Concurrently, the JCP work will continue on Java SDO. Open SOA has continued to work on SDO for Java and it is now mature enough move ahead in JCP, according to Mischkinsky. "We will be taking that work and putting it back into the JSR that already exists," he said. "The Java work will be completed in the Java Community Process where it started." He said there would not be a conflict between the Java effort in JCP and the rest of the specifications being worked on in OASIS.
Work on SCA will begin in the next month with the formation of technical committees to work on its components, said Patrick Gannon, president and CEO of OASIS. The charters will be written and committees are expected to begin work on preparing the standards for adoption beginning in June, he said.
The news that SCA is moving forward in OASIS is a good start, although vendor adoption remains tricky, said Eric Newcomer, chief technology officer at Iona Technologies Inc., one of the Open SOA members.
"It's always a good sign when specifications originally developed via private consortium end up in an open consortia," he said, "and I think it's great the SCA/SDO specs have finally reached that milestone."
But the road beyond that milestone is still uncertain, he added.

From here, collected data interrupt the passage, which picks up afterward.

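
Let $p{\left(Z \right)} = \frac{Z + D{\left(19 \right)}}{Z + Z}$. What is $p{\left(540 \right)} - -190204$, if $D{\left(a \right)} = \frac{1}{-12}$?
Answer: $\frac{2465050319}{12960} \approx 1.902 \cdot 10^{5}$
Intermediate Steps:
$D{\left(a \right)} = - \frac{1}{12}$
$p{\left(Z \right)} = \frac{- \frac{1}{12} + Z}{2 Z}$ ($p{\left(Z \right)} = \frac{Z - \frac{1}{12}}{Z + Z} = \frac{- \frac{1}{12} + Z}{2 Z}$)
$p{\left(540 \right)} - -190204 = \frac{-1 + 12 \cdot 540}{24 \cdot 540} - -190204 = \frac{1}{24} \cdot \frac{1}{540} \left(-1 + 6480\right) + 190204 = \frac{1}{24} \cdot \frac{1}{540} \cdot 6479 + 190204 = \frac{6479}{12960} + 190204 = \frac{2465050319}{12960}$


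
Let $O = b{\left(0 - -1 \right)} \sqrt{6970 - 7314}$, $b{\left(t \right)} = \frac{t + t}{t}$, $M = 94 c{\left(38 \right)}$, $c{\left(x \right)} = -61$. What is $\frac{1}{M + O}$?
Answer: $- \frac{2867}{16440066} - \frac{i \sqrt{86}}{8220033} \approx -0.00017439 - 1.1282 \cdot 10^{-6} i$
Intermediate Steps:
$M = -5734$ ($M = 94 \left(-61\right) = -5734$)
$b{\left(t \right)} = 2$ ($b{\left(t \right)} = \frac{2 t}{t} = 2$)
$O = 4 i \sqrt{86}$ ($O = 2 \sqrt{6970 - 7314} = 2 \sqrt{-344} = 2 \cdot 2 i \sqrt{86} = 4 i \sqrt{86} \approx 37.094 i$)
$\frac{1}{M + O} = \frac{1}{-5734 + 4 i \sqrt{86}}$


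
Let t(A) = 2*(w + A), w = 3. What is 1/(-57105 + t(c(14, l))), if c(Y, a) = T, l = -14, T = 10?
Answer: -1/57079 ≈ -1.7520e-5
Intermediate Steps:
c(Y, a) = 10
t(A) = 6 + 2*A (t(A) = 2*(3 + A) = 6 + 2*A)
1/(-57105 + t(c(14, l))) = 1/(-57105 + (6 + 2*10)) = 1/(-57105 + (6 + 20)) = 1/(-57105 + 26) = 1/(-57079) = -1/57079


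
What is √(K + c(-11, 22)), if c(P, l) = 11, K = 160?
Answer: 3*√19 ≈ 13.077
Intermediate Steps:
√(K + c(-11, 22)) = √(160 + 11) = √171 = 3*√19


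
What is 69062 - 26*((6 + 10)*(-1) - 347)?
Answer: 78500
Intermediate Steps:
69062 - 26*((6 + 10)*(-1) - 347) = 69062 - 26*(16*(-1) - 347) = 69062 - 26*(-16 - 347) = 69062 - 26*(-363) = 69062 - 1*(-9438) = 69062 + 9438 = 78500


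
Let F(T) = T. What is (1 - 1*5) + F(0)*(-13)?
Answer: -4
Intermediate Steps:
(1 - 1*5) + F(0)*(-13) = (1 - 1*5) + 0*(-13) = (1 - 5) + 0 = -4 + 0 = -4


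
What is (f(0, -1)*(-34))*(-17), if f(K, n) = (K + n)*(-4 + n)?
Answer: 2890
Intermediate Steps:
f(K, n) = (-4 + n)*(K + n)
(f(0, -1)*(-34))*(-17) = (((-1)**2 - 4*0 - 4*(-1) + 0*(-1))*(-34))*(-17) = ((1 + 0 + 4 + 0)*(-34))*(-17) = (5*(-34))*(-17) = -170*(-17) = 2890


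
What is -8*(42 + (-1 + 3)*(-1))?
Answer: -320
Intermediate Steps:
-8*(42 + (-1 + 3)*(-1)) = -8*(42 + 2*(-1)) = -8*(42 - 2) = -8*40 = -320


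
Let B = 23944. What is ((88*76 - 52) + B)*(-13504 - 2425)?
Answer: -487108820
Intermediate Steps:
((88*76 - 52) + B)*(-13504 - 2425) = ((88*76 - 52) + 23944)*(-13504 - 2425) = ((6688 - 52) + 23944)*(-15929) = (6636 + 23944)*(-15929) = 30580*(-15929) = -487108820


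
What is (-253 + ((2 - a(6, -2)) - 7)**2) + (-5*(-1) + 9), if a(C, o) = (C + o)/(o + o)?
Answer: -223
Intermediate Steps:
a(C, o) = (C + o)/(2*o) (a(C, o) = (C + o)/((2*o)) = (C + o)*(1/(2*o)) = (C + o)/(2*o))
(-253 + ((2 - a(6, -2)) - 7)**2) + (-5*(-1) + 9) = (-253 + ((2 - (6 - 2)/(2*(-2))) - 7)**2) + (-5*(-1) + 9) = (-253 + ((2 - (-1)*4/(2*2)) - 7)**2) + (5 + 9) = (-253 + ((2 - 1*(-1)) - 7)**2) + 14 = (-253 + ((2 + 1) - 7)**2) + 14 = (-253 + (3 - 7)**2) + 14 = (-253 + (-4)**2) + 14 = (-253 + 16) + 14 = -237 + 14 = -223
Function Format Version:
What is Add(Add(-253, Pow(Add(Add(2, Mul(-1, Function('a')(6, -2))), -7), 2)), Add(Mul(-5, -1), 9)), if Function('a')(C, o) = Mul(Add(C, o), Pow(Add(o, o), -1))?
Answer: -223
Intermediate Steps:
Function('a')(C, o) = Mul(Rational(1, 2), Pow(o, -1), Add(C, o)) (Function('a')(C, o) = Mul(Add(C, o), Pow(Mul(2, o), -1)) = Mul(Add(C, o), Mul(Rational(1, 2), Pow(o, -1))) = Mul(Rational(1, 2), Pow(o, -1), Add(C, o)))
Add(Add(-253, Pow(Add(Add(2, Mul(-1, Function('a')(6, -2))), -7), 2)), Add(Mul(-5, -1), 9)) = Add(Add(-253, Pow(Add(Add(2, Mul(-1, Mul(Rational(1, 2), Pow(-2, -1), Add(6, -2)))), -7), 2)), Add(Mul(-5, -1), 9)) = Add(Add(-253, Pow(Add(Add(2, Mul(-1, Mul(Rational(1, 2), Rational(-1, 2), 4))), -7), 2)), Add(5, 9)) = Add(Add(-253, Pow(Add(Add(2, Mul(-1, -1)), -7), 2)), 14) = Add(Add(-253, Pow(Add(Add(2, 1), -7), 2)), 14) = Add(Add(-253, Pow(Add(3, -7), 2)), 14) = Add(Add(-253, Pow(-4, 2)), 14) = Add(Add(-253, 16), 14) = Add(-237, 14) = -223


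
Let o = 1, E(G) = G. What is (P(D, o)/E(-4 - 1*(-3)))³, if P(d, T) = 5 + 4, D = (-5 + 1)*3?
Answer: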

"The broader issue of industry adoption is always a tricky thing to anticipate," Newcomer said. "Many good specifications have never been implemented. Others have not been implemented widely enough. At IONA we are primarily interested in the assembly and policy specifications, because we believe these represent the strongest value in the SCA set. We are also very interested in the role of these specifications in the Eclipse SOA Tools Platform project."
In December while SCA was still waiting to find a standards body home, Ted Farrell, chief architect and vice president of tools and middleware at Oracle, told SearchWebServices that it was already usable. It is included in Oracle WebCenter Suite, designed for developers working on SOA and Web 2.0 projects, he said. While a standards body blessing would be a plus, Farrell said SCA was already a de facto standard.
Farrell said the most important thing is that the standard needs to work in practical applications and have wide-ranging industry support.
Tracing its history, he said, "SCA really came about as more ad hoc. IBM and BEA were frustrated with some of the standards processes, so they started OSOA. Oracle jumped in and other vendors jump in. While it's not in a traditional standards body, it's very much growing and evolving, but, at the end of the day, we as enterprise software vendors really just want to get these specs into the software and do the right thing."